Businesses need to show a firm hand

Morgan is of the view that businesses that don’t make clear, concise and urgent action to manage the vaccination status of workers, contractors and others associated with the business, will only add to the degree of potential negligence involved.

“COVID will be here several years to come. It has already changed our lives considerably including our working lives, and now we need to look at ways of ensuring we are managing our response at an organizational level in a systematic, respectful and comprehensive way.”

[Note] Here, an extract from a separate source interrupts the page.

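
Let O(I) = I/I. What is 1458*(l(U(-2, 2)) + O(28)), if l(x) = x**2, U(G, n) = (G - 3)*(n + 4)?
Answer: 1313658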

“Employers need to be able to manage and report on the rollout of vaccinations and tests across their organizations at an individual level, site level, state level or at an enterprise level.”

“The only way many businesses can support people to transition back to work safely and protect workers, as well as clients, is to have an effective digital tracking system in place.”

“If we look at countries like the UK which has largely reopened its economy, some 80% of its population over the age of 12 has had two doses and 16% has had a third booster shot (which is ahead of Australia). The UK is averaging 37,000 cases and 214 deaths per day.

Apply this experience to Australia, we should be anticipating 15,000 cases and 85 deaths per day. The scenario is not designed to create fear, but rather to illustrate that the need to address COVID head-on with protocols reliable to allow continuity for the next years.”